Эдик, заходя иногда ко мне и заставая меня у аппарата, довольно хмыкал. "Дозревает?" – как-то довольно двусмысленно спросил он. Я обиделся, но он объяснил, что спросил в том смысле, что дозревает ли до роли жены. Мне стыдно было перед ним, но даже его высокие беседы, окрашенные горечью его иронии, мне уже не могли заменить разговоры с Сашей. Я знал о ней все. Я рассказал ей о себе все. И вроде уже нечего было сказать, но тянуло снова звонить. Я очень негодовал на Министерство просвещения за то, что не провели телефонов во все те классы, в которые ходит она.
Единственная тема, которая была под запретом, – именно тема женитьбы. Когда? Саша замолкала и ничего не говорила в ответ на мой всегдашний вопрос: когда?
И письма неслись от нас друг к другу. Неслись? Если бы неслись! Они ползли. Демократическая почта драла дорого, а доставляла долго. Нам бы времена Алексея Михайловича, когда почта из Москвы до Архангельска доходила за сутки, а нынче от Москвы до Питера неделя и больше. Телефон, конечно, подставлял ножку письмам, все можно сразу сказать и скоро, но в письмах была сила перечитывания. Вначале судорожно выхватываешь места, где о любви, где то, что помнит, ждет, ах, зачем эти слова о сестре, о школе. А, вот! "… Еще думала, что ты как все, я же в женском коллективе, в бабьем царстве учительниц и родительниц, а о ком они говорят? Угадай. Да, шарада проста – о мужчинах. И с одной стороны, "уж замуж невтерпеж", с другой – "не ходите, девки, замуж: все ребята – подлецы". И так редко, чтоб хорошо говорили о… вас, да, Сашечка, о вашем брате. Я затаенно молчу, но все время тебя соотношу с рассказами женщин. И всегда: так бы Саша не поступил, Саша не такой, нет, Саша бы так не сделал. Да, Саш? Не сделал бы?"

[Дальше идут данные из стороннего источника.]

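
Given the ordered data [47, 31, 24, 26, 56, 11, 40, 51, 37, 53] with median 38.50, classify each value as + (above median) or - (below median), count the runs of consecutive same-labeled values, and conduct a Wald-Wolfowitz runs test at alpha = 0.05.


Step 1: Compute median = 38.50; label A = above, B = below.
Labels in order: ABBBABAABA  (n_A = 5, n_B = 5)
Step 2: Count runs R = 7.
Step 3: Under H0 (random ordering), E[R] = 2*n_A*n_B/(n_A+n_B) + 1 = 2*5*5/10 + 1 = 6.0000.
        Var[R] = 2*n_A*n_B*(2*n_A*n_B - n_A - n_B) / ((n_A+n_B)^2 * (n_A+n_B-1)) = 2000/900 = 2.2222.
        SD[R] = 1.4907.
Step 4: Continuity-corrected z = (R - 0.5 - E[R]) / SD[R] = (7 - 0.5 - 6.0000) / 1.4907 = 0.3354.
Step 5: Two-sided p-value via normal approximation = 2*(1 - Phi(|z|)) = 0.737316.
Step 6: alpha = 0.05. fail to reject H0.

R = 7, z = 0.3354, p = 0.737316, fail to reject H0.


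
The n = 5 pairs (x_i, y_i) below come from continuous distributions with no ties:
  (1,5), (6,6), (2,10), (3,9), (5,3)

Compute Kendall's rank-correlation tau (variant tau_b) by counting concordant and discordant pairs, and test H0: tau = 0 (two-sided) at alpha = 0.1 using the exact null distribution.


Step 1: Enumerate the 10 unordered pairs (i,j) with i<j and classify each by sign(x_j-x_i) * sign(y_j-y_i).
  (1,2):dx=+5,dy=+1->C; (1,3):dx=+1,dy=+5->C; (1,4):dx=+2,dy=+4->C; (1,5):dx=+4,dy=-2->D
  (2,3):dx=-4,dy=+4->D; (2,4):dx=-3,dy=+3->D; (2,5):dx=-1,dy=-3->C; (3,4):dx=+1,dy=-1->D
  (3,5):dx=+3,dy=-7->D; (4,5):dx=+2,dy=-6->D
Step 2: C = 4, D = 6, total pairs = 10.
Step 3: tau = (C - D)/(n(n-1)/2) = (4 - 6)/10 = -0.200000.
Step 4: Exact two-sided p-value (enumerate n! = 120 permutations of y under H0): p = 0.816667.
Step 5: alpha = 0.1. fail to reject H0.

tau_b = -0.2000 (C=4, D=6), p = 0.816667, fail to reject H0.


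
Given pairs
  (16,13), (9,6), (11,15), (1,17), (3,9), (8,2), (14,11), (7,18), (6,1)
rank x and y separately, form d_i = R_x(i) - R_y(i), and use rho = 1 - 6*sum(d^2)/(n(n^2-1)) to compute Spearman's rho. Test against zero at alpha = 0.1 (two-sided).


Step 1: Rank x and y separately (midranks; no ties here).
rank(x): 16->9, 9->6, 11->7, 1->1, 3->2, 8->5, 14->8, 7->4, 6->3
rank(y): 13->6, 6->3, 15->7, 17->8, 9->4, 2->2, 11->5, 18->9, 1->1
Step 2: d_i = R_x(i) - R_y(i); compute d_i^2.
  (9-6)^2=9, (6-3)^2=9, (7-7)^2=0, (1-8)^2=49, (2-4)^2=4, (5-2)^2=9, (8-5)^2=9, (4-9)^2=25, (3-1)^2=4
sum(d^2) = 118.
Step 3: rho = 1 - 6*118 / (9*(9^2 - 1)) = 1 - 708/720 = 0.016667.
Step 4: Under H0, t = rho * sqrt((n-2)/(1-rho^2)) = 0.0441 ~ t(7).
Step 5: Two-sided p-value from the t-distribution with 7 df = 0.966055.
Step 6: alpha = 0.1. fail to reject H0.

rho = 0.0167, p = 0.966055, fail to reject H0 at alpha = 0.1.


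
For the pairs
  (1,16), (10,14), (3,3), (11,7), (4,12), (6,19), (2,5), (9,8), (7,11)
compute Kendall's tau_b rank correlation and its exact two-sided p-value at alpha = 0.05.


Step 1: Enumerate the 36 unordered pairs (i,j) with i<j and classify each by sign(x_j-x_i) * sign(y_j-y_i).
  (1,2):dx=+9,dy=-2->D; (1,3):dx=+2,dy=-13->D; (1,4):dx=+10,dy=-9->D; (1,5):dx=+3,dy=-4->D
  (1,6):dx=+5,dy=+3->C; (1,7):dx=+1,dy=-11->D; (1,8):dx=+8,dy=-8->D; (1,9):dx=+6,dy=-5->D
  (2,3):dx=-7,dy=-11->C; (2,4):dx=+1,dy=-7->D; (2,5):dx=-6,dy=-2->C; (2,6):dx=-4,dy=+5->D
  (2,7):dx=-8,dy=-9->C; (2,8):dx=-1,dy=-6->C; (2,9):dx=-3,dy=-3->C; (3,4):dx=+8,dy=+4->C
  (3,5):dx=+1,dy=+9->C; (3,6):dx=+3,dy=+16->C; (3,7):dx=-1,dy=+2->D; (3,8):dx=+6,dy=+5->C
  (3,9):dx=+4,dy=+8->C; (4,5):dx=-7,dy=+5->D; (4,6):dx=-5,dy=+12->D; (4,7):dx=-9,dy=-2->C
  (4,8):dx=-2,dy=+1->D; (4,9):dx=-4,dy=+4->D; (5,6):dx=+2,dy=+7->C; (5,7):dx=-2,dy=-7->C
  (5,8):dx=+5,dy=-4->D; (5,9):dx=+3,dy=-1->D; (6,7):dx=-4,dy=-14->C; (6,8):dx=+3,dy=-11->D
  (6,9):dx=+1,dy=-8->D; (7,8):dx=+7,dy=+3->C; (7,9):dx=+5,dy=+6->C; (8,9):dx=-2,dy=+3->D
Step 2: C = 17, D = 19, total pairs = 36.
Step 3: tau = (C - D)/(n(n-1)/2) = (17 - 19)/36 = -0.055556.
Step 4: Exact two-sided p-value (enumerate n! = 362880 permutations of y under H0): p = 0.919455.
Step 5: alpha = 0.05. fail to reject H0.

tau_b = -0.0556 (C=17, D=19), p = 0.919455, fail to reject H0.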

– Чего, – кричал я по телефону, – чего бы я не сделал?
– Ой, я уж забыла, – говорила она. – Я уже тебе еще написала. А ты сколько написал?

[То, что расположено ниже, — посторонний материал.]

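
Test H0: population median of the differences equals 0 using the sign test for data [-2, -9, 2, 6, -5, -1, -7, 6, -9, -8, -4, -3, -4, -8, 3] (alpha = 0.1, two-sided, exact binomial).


Step 1: Discard zero differences. Original n = 15; n_eff = number of nonzero differences = 15.
Nonzero differences (with sign): -2, -9, +2, +6, -5, -1, -7, +6, -9, -8, -4, -3, -4, -8, +3
Step 2: Count signs: positive = 4, negative = 11.
Step 3: Under H0: P(positive) = 0.5, so the number of positives S ~ Bin(15, 0.5).
Step 4: Two-sided exact p-value = sum of Bin(15,0.5) probabilities at or below the observed probability = 0.118469.
Step 5: alpha = 0.1. fail to reject H0.

n_eff = 15, pos = 4, neg = 11, p = 0.118469, fail to reject H0.


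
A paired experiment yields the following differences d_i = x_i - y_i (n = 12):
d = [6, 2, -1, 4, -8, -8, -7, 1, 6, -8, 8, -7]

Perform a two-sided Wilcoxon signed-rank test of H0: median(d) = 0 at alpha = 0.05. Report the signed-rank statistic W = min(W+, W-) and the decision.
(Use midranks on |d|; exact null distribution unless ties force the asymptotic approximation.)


Step 1: Drop any zero differences (none here) and take |d_i|.
|d| = [6, 2, 1, 4, 8, 8, 7, 1, 6, 8, 8, 7]
Step 2: Midrank |d_i| (ties get averaged ranks).
ranks: |6|->5.5, |2|->3, |1|->1.5, |4|->4, |8|->10.5, |8|->10.5, |7|->7.5, |1|->1.5, |6|->5.5, |8|->10.5, |8|->10.5, |7|->7.5
Step 3: Attach original signs; sum ranks with positive sign and with negative sign.
W+ = 5.5 + 3 + 4 + 1.5 + 5.5 + 10.5 = 30
W- = 1.5 + 10.5 + 10.5 + 7.5 + 10.5 + 7.5 = 48
(Check: W+ + W- = 78 should equal n(n+1)/2 = 78.)
Step 4: Test statistic W = min(W+, W-) = 30.
Step 5: Ties in |d|, so use the tie-corrected normal approximation.
        E[W] = n(n+1)/4 = 12*13/4 = 39.
        Tie groups: |d|=1 (t=2), |d|=6 (t=2), |d|=7 (t=2), |d|=8 (t=4); sum(t^3 - t) = 78.
        Var[W] = n(n+1)(2n+1)/24 - sum(t^3-t)/48 = 3900/24 - 78/48 = 160.875.
        z = (W - E[W]) / sqrt(Var[W]) = (30 - 39) / 12.6837 = -0.7096.
        Two-sided p = 2*Phi(z) = 0.477968.
Step 6: alpha = 0.05. fail to reject H0.

W+ = 30, W- = 48, W = min = 30, p = 0.477968, fail to reject H0.


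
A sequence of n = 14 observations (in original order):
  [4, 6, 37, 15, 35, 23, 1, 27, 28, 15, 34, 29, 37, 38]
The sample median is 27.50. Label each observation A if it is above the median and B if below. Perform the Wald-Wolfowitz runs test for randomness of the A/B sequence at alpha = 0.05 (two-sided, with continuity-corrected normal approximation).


Step 1: Compute median = 27.50; label A = above, B = below.
Labels in order: BBABABBBABAAAA  (n_A = 7, n_B = 7)
Step 2: Count runs R = 8.
Step 3: Under H0 (random ordering), E[R] = 2*n_A*n_B/(n_A+n_B) + 1 = 2*7*7/14 + 1 = 8.0000.
        Var[R] = 2*n_A*n_B*(2*n_A*n_B - n_A - n_B) / ((n_A+n_B)^2 * (n_A+n_B-1)) = 8232/2548 = 3.2308.
        SD[R] = 1.7974.
Step 4: R = E[R], so z = 0 with no continuity correction.
Step 5: Two-sided p-value via normal approximation = 2*(1 - Phi(|z|)) = 1.000000.
Step 6: alpha = 0.05. fail to reject H0.

R = 8, z = 0.0000, p = 1.000000, fail to reject H0.


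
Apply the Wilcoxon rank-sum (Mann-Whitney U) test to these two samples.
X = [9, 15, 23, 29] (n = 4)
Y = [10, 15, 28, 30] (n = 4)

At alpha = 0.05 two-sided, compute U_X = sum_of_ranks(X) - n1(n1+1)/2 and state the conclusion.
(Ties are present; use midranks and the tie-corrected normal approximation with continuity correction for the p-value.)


Step 1: Combine and sort all 8 observations; assign midranks.
sorted (value, group): (9,X), (10,Y), (15,X), (15,Y), (23,X), (28,Y), (29,X), (30,Y)
ranks: 9->1, 10->2, 15->3.5, 15->3.5, 23->5, 28->6, 29->7, 30->8
Step 2: Rank sum for X: R1 = 1 + 3.5 + 5 + 7 = 16.5.
Step 3: U_X = R1 - n1(n1+1)/2 = 16.5 - 4*5/2 = 16.5 - 10 = 6.5.
       U_Y = n1*n2 - U_X = 16 - 6.5 = 9.5.
Step 4: Ties are present, so use the tie-corrected normal approximation (with continuity correction) for the p-value.
Step 5: p-value = 0.771503; compare to alpha = 0.05. fail to reject H0.

U_X = 6.5, p = 0.771503, fail to reject H0 at alpha = 0.05.


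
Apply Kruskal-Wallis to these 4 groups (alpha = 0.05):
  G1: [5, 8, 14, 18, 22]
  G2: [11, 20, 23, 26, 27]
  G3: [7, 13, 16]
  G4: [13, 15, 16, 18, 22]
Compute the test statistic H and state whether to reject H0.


Step 1: Combine all N = 18 observations and assign midranks.
sorted (value, group, rank): (5,G1,1), (7,G3,2), (8,G1,3), (11,G2,4), (13,G3,5.5), (13,G4,5.5), (14,G1,7), (15,G4,8), (16,G3,9.5), (16,G4,9.5), (18,G1,11.5), (18,G4,11.5), (20,G2,13), (22,G1,14.5), (22,G4,14.5), (23,G2,16), (26,G2,17), (27,G2,18)
Step 2: Sum ranks within each group.
R_1 = 37 (n_1 = 5)
R_2 = 68 (n_2 = 5)
R_3 = 17 (n_3 = 3)
R_4 = 49 (n_4 = 5)
Step 3: H = 12/(N(N+1)) * sum(R_i^2/n_i) - 3(N+1)
     = 12/(18*19) * (37^2/5 + 68^2/5 + 17^2/3 + 49^2/5) - 3*19
     = 0.035088 * 1775.13 - 57
     = 5.285380.
Step 4: Ties present; correction factor C = 1 - 24/(18^3 - 18) = 0.995872. Corrected H = 5.285380 / 0.995872 = 5.307288.
Step 5: Under H0, H ~ chi^2(3); p-value = 0.150630.
Step 6: alpha = 0.05. fail to reject H0.

H = 5.3073, df = 3, p = 0.150630, fail to reject H0.


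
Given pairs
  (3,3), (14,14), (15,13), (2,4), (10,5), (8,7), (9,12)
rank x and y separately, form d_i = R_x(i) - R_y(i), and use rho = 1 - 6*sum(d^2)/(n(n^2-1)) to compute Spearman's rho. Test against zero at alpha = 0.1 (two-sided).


Step 1: Rank x and y separately (midranks; no ties here).
rank(x): 3->2, 14->6, 15->7, 2->1, 10->5, 8->3, 9->4
rank(y): 3->1, 14->7, 13->6, 4->2, 5->3, 7->4, 12->5
Step 2: d_i = R_x(i) - R_y(i); compute d_i^2.
  (2-1)^2=1, (6-7)^2=1, (7-6)^2=1, (1-2)^2=1, (5-3)^2=4, (3-4)^2=1, (4-5)^2=1
sum(d^2) = 10.
Step 3: rho = 1 - 6*10 / (7*(7^2 - 1)) = 1 - 60/336 = 0.821429.
Step 4: Under H0, t = rho * sqrt((n-2)/(1-rho^2)) = 3.2206 ~ t(5).
Step 5: Two-sided p-value from the t-distribution with 5 df = 0.023449.
Step 6: alpha = 0.1. reject H0.

rho = 0.8214, p = 0.023449, reject H0 at alpha = 0.1.


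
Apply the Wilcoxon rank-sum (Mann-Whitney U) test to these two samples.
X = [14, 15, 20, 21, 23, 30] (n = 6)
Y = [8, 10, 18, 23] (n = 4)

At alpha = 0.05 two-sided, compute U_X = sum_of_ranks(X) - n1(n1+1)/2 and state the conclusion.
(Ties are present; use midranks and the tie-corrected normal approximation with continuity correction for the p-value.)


Step 1: Combine and sort all 10 observations; assign midranks.
sorted (value, group): (8,Y), (10,Y), (14,X), (15,X), (18,Y), (20,X), (21,X), (23,X), (23,Y), (30,X)
ranks: 8->1, 10->2, 14->3, 15->4, 18->5, 20->6, 21->7, 23->8.5, 23->8.5, 30->10
Step 2: Rank sum for X: R1 = 3 + 4 + 6 + 7 + 8.5 + 10 = 38.5.
Step 3: U_X = R1 - n1(n1+1)/2 = 38.5 - 6*7/2 = 38.5 - 21 = 17.5.
       U_Y = n1*n2 - U_X = 24 - 17.5 = 6.5.
Step 4: Ties are present, so use the tie-corrected normal approximation (with continuity correction) for the p-value.
Step 5: p-value = 0.284958; compare to alpha = 0.05. fail to reject H0.

U_X = 17.5, p = 0.284958, fail to reject H0 at alpha = 0.05.


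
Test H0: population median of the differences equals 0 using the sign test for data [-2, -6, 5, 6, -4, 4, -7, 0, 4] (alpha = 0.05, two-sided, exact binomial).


Step 1: Discard zero differences. Original n = 9; n_eff = number of nonzero differences = 8.
Nonzero differences (with sign): -2, -6, +5, +6, -4, +4, -7, +4
Step 2: Count signs: positive = 4, negative = 4.
Step 3: Under H0: P(positive) = 0.5, so the number of positives S ~ Bin(8, 0.5).
Step 4: Two-sided exact p-value = sum of Bin(8,0.5) probabilities at or below the observed probability = 1.000000.
Step 5: alpha = 0.05. fail to reject H0.

n_eff = 8, pos = 4, neg = 4, p = 1.000000, fail to reject H0.


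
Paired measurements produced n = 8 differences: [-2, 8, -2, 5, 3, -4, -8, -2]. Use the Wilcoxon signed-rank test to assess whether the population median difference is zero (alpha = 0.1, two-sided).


Step 1: Drop any zero differences (none here) and take |d_i|.
|d| = [2, 8, 2, 5, 3, 4, 8, 2]
Step 2: Midrank |d_i| (ties get averaged ranks).
ranks: |2|->2, |8|->7.5, |2|->2, |5|->6, |3|->4, |4|->5, |8|->7.5, |2|->2
Step 3: Attach original signs; sum ranks with positive sign and with negative sign.
W+ = 7.5 + 6 + 4 = 17.5
W- = 2 + 2 + 5 + 7.5 + 2 = 18.5
(Check: W+ + W- = 36 should equal n(n+1)/2 = 36.)
Step 4: Test statistic W = min(W+, W-) = 17.5.
Step 5: Ties in |d|, so use the tie-corrected normal approximation.
        E[W] = n(n+1)/4 = 8*9/4 = 18.
        Tie groups: |d|=2 (t=3), |d|=8 (t=2); sum(t^3 - t) = 30.
        Var[W] = n(n+1)(2n+1)/24 - sum(t^3-t)/48 = 1224/24 - 30/48 = 50.375.
        z = (W - E[W]) / sqrt(Var[W]) = (17.5 - 18) / 7.0975 = -0.0704.
        Two-sided p = 2*Phi(z) = 0.943838.
Step 6: alpha = 0.1. fail to reject H0.

W+ = 17.5, W- = 18.5, W = min = 17.5, p = 0.943838, fail to reject H0.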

– Я не умею писать! – кричал я. – Чего мне уметь, у меня одно – ты всех прекраснее, ты единственна, ты из меня сделаешь человека.
О телефон, телефон! Любить его или ненавидеть, я не знаю. Но ведь именно он приносил ее голос, дыхание, голос ее говорил о ее жизни. Если она назначала позвонить в пять, я начинал с трех. "Я же не могла их бросить. Петя дерется. Дети же ангелы только под присмотром. Оставь их одних, и что?" – "Скажи Петьке, что дядя Саша приедет и его выпорет". – "Не надо, он хороший". – "Ты же сказала: дерется". – "Имя такое – Петька". – "У меня дед по отцу Петька, Петр Фомич. Ой, я же отцу про тебя все рассказал… слышишь?" – "Да". – "Он приказывает: никакого транспорта – бери на руки и неси через всю страну. Хозяйки в доме не хватает". – "А мама твоя?" – "Свекровка-то твоя? О, она будет гениальная свекровь". – "Свекровь? Что ж тогда все народные песни о злой-презлой свекрови?" – "С этим наследием покончено. Она говорит: внука, внука, скорее внука!"
Эдуард Федорович все-таки считал необходимым иногда вносить в романтику моих чувств охлаждающую струю реализма.
– С одной стороны, русские женщины отодвинули черту бальзаковского возраста, сказав давно и навсегда: бабе сорок пять, баба ягодка опять. А француженкам как определил Бальзак тридцать лет, так они и не смеют ослушаться… М-да. Но со всех остальных сторон… – Эдик закуривал. – Я грешный человек, что естественно, ибо я жил постоянно среди то партийных боссов и членов их семей, то среди демократических мафиози, втершихся во власть. Нагляделся. Ложится женщина в постель: ах, извини, сейчас! Оказывается, она забыла взять с собой сотовый телефон. И другая, раз уж о телефоне, обожала в патетические минуты звонить мужу. Или глядеть на прямую трансляцию из одной из палат, где восседает ее муж, и успокаиваться – вот он, за стеклом. О-хо-хо, да охо, без нагана плохо.